BCL2L13 also promotes mitochondrial fragmentation before the engulfment process, breaking the organelle into smaller pieces for removal. This fission process is facilitated by the protein’s ability to trigger the phosphorylation of DNM1L, a protein that drives mitochondrial division. The simultaneous promotion of fragmentation and direct recruitment of the autophagosome shows BCL2L13 coordinates mitochondrial turnover.
Secondary Role: Regulating Programmed Cell Death (Apoptosis)
Separate from organelle clearance, BCL2L13 also functions in the intrinsic pathway of programmed cell death, or apoptosis. This was the first function discovered for the protein, classifying it as a pro-apoptotic member of the Bcl-2 family.

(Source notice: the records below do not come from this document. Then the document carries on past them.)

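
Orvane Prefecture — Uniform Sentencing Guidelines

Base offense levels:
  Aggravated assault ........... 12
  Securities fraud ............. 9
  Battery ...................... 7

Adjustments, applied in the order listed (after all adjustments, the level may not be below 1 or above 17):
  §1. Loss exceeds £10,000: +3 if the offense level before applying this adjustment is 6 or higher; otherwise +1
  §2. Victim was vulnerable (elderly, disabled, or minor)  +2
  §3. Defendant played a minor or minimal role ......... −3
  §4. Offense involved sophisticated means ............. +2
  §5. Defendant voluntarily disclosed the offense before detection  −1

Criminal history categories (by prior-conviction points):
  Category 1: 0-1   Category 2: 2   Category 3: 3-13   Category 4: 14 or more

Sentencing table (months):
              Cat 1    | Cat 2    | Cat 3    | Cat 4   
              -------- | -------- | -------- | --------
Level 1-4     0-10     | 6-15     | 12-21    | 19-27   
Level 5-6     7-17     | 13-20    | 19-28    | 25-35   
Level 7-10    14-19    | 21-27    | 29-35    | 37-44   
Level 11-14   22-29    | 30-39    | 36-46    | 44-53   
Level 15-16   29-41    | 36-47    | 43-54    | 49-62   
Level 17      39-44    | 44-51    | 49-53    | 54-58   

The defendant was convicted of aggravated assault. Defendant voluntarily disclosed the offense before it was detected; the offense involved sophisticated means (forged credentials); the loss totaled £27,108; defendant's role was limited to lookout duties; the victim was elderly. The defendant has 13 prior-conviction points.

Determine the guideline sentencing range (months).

43-54 months

Base offense level for aggravated assault: 12.
§1 applies (level before this adjustment is 12 ≥ 6, so +3): 12 + 3 = 15.
§2 applies: 15 + 2 = 17.
§3 applies: 17 − 3 = 14.
§4 applies: 14 + 2 = 16.
§5 applies: 16 − 1 = 15.
Final offense level: 15.
Criminal history: 13 prior points → Category 3 (3-13).
Level 15 falls in the 15-16 band.
Grid: Level 15-16 × Category 3 = 43-54 months.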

When the cell receives a strong death signal, BCL2L13 contributes to the cascade that leads to the cell’s systematic dismantling.

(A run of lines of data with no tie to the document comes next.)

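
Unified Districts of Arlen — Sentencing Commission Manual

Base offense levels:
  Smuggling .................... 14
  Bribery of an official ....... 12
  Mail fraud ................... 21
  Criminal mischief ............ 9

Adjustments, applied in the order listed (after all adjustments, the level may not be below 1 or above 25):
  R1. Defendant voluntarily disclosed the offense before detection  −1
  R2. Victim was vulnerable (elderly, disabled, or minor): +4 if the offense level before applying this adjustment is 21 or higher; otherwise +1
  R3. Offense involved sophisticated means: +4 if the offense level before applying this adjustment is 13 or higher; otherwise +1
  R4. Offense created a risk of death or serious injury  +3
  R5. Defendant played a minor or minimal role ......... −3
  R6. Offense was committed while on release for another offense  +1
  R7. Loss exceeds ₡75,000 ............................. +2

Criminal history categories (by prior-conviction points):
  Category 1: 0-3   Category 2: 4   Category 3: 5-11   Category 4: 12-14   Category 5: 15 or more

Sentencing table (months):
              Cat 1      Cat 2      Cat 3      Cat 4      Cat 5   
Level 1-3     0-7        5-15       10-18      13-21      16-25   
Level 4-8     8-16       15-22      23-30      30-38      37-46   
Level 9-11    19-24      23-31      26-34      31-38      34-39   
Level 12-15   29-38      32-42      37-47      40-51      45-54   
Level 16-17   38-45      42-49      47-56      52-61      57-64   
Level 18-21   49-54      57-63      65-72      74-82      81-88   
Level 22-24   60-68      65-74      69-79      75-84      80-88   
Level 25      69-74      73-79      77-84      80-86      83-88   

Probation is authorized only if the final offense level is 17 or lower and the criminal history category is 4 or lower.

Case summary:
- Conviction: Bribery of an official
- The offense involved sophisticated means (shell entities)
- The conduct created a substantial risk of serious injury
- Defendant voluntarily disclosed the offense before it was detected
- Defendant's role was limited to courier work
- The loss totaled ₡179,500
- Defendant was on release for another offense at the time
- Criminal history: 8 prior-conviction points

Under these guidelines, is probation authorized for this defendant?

Yes

Base offense level for bribery of an official: 12.
R1 applies: 12 − 1 = 11.
R3 applies (level before this adjustment is 11 < 13, so +1): 11 + 1 = 12.
R4 applies: 12 + 3 = 15.
R5 applies: 15 − 3 = 12.
R6 applies: 12 + 1 = 13.
R7 applies: 13 + 2 = 15.
Final offense level: 15.
Criminal history: 8 prior points → Category 3 (5-11).
Level 15 falls in the 12-15 band.
Grid: Level 12-15 × Category 3 = 37-47 months.
Probation check: level 15 ≤ 17 and category 3 ≤ 4 → eligible.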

This signaling involves BCL2L13 interacting with proteins embedded in the mitochondrial outer membrane, such as the adenine nucleotide translocator (ANT) and the voltage-dependent anion channel (VDAC). These interactions induce the opening of the mitochondrial permeability transition pore (MPTP). Opening this pore causes the mitochondrial outer membrane to become permeable (MOMP), destabilizing the organelle.
Once the mitochondrial membrane is compromised, pro-death factors like cytochrome c are released into the cytoplasm. Cytochrome c then activates caspases, which are the final executioners of the apoptotic process. BCL2L13’s ability to induce this cascade is a mechanism for eliminating severely damaged or genetically unstable cells.

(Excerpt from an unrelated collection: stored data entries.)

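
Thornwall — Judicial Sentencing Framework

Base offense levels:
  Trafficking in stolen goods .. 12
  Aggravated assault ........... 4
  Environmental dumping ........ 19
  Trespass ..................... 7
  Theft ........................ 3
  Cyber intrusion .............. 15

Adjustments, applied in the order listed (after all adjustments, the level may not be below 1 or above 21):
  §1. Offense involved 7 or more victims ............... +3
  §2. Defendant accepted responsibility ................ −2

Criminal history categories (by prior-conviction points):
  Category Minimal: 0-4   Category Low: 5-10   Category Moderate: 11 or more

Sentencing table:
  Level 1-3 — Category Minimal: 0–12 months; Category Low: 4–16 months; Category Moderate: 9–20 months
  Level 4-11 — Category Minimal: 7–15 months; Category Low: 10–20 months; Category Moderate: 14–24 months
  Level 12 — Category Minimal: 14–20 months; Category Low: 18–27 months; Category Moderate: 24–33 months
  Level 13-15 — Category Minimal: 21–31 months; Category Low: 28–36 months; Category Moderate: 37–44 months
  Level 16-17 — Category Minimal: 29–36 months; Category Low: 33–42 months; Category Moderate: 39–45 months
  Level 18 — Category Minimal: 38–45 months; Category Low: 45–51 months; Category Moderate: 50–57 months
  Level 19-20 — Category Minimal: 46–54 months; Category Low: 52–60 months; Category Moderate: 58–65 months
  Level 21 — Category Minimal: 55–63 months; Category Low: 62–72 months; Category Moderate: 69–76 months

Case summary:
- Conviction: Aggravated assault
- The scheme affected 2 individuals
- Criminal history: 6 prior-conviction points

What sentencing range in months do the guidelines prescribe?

10-20 months

Base offense level for aggravated assault: 4.
Final offense level: 4.
Criminal history: 6 prior points → Category Low (5-10).
Level 4 falls in the 4-11 band.
Grid: Level 4-11 × Category Low = 10-20 months.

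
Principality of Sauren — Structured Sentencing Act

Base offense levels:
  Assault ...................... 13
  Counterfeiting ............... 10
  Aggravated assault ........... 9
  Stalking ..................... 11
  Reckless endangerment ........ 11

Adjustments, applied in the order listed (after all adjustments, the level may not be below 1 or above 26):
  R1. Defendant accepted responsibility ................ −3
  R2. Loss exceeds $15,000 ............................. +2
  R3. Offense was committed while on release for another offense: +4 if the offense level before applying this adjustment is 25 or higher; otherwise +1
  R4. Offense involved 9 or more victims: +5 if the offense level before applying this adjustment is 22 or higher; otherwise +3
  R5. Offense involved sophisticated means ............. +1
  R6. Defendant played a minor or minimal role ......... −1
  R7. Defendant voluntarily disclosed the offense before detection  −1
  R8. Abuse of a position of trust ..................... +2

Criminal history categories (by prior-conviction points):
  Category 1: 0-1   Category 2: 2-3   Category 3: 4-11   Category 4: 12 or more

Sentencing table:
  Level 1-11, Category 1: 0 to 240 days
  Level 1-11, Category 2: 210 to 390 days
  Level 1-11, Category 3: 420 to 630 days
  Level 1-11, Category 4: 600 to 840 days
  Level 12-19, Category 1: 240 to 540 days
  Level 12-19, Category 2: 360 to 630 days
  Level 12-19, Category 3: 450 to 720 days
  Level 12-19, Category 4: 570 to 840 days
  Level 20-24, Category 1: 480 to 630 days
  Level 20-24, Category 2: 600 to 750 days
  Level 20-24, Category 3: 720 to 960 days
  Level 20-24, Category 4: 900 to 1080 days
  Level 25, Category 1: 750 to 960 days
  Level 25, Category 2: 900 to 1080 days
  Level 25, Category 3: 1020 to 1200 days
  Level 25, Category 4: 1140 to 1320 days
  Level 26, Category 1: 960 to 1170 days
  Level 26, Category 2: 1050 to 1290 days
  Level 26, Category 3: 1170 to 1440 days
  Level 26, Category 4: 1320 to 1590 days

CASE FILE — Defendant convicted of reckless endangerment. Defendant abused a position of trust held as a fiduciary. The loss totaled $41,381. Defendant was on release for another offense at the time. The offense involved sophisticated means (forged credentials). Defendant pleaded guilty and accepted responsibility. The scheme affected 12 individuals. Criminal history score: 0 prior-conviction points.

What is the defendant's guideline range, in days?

Base offense level for reckless endangerment: 11.
R1 applies: 11 − 3 = 8.
R2 applies: 8 + 2 = 10.
R3 applies (level before this adjustment is 10 < 25, so +1): 10 + 1 = 11.
R4 applies (level before this adjustment is 11 < 22, so +3): 11 + 3 = 14.
R5 applies: 14 + 1 = 15.
R8 applies: 15 + 2 = 17.
Final offense level: 17.
Criminal history: 0 prior points → Category 1 (0-1).
Level 17 falls in the 12-19 band.
Grid: Level 12-19 × Category 1 = 240-540 days.

240-540 days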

BCL2L13’s apoptotic role is complex and context-dependent, sometimes displaying anti-apoptotic activity. In certain brain tumor cells, BCL2L13 inhibits cell death by binding to and blocking ceramide synthases. Therefore, whether BCL2L13 favors mitophagy or apoptosis depends on the cell type, interacting partners, and specific molecular signals present.
Clinical Significance and Disease Association
The dual functions of BCL2L13 in mitochondrial quality control and cell death signaling mean its dysregulation is a factor in several major human diseases. Severe consequences occur when the balance between clearing damaged mitochondria and triggering cell death is lost.
Failure of BCL2L13-mediated mitophagy is implicated in neurodegenerative disorders. The inability to efficiently remove damaged mitochondria leads to their buildup in highly metabolic cells like neurons. This accumulation contributes to the cellular stress and dysfunction observed in conditions such as Parkinson’s disease and Alzheimer’s disease.
The role of BCL2L13 in cancer is highly variable and depends on the tumor type. In some cancers, such as glioblastoma, the protein is upregulated, promoting cell survival by enhancing protective mitophagy. Tumor cells use BCL2L13 to clear damaged mitochondria, allowing malignant cells to maintain metabolic function and resist therapy.
Conversely, a lower expression of BCL2L13 is sometimes observed in other malignancies, such as certain types of breast cancer or lung adenocarcinoma. This inconsistency suggests the protein’s overall effect is highly dependent on the molecular environment of the cancer cell. The complex activity of BCL2L13 makes it a subject of intense research for potential therapeutic targeting.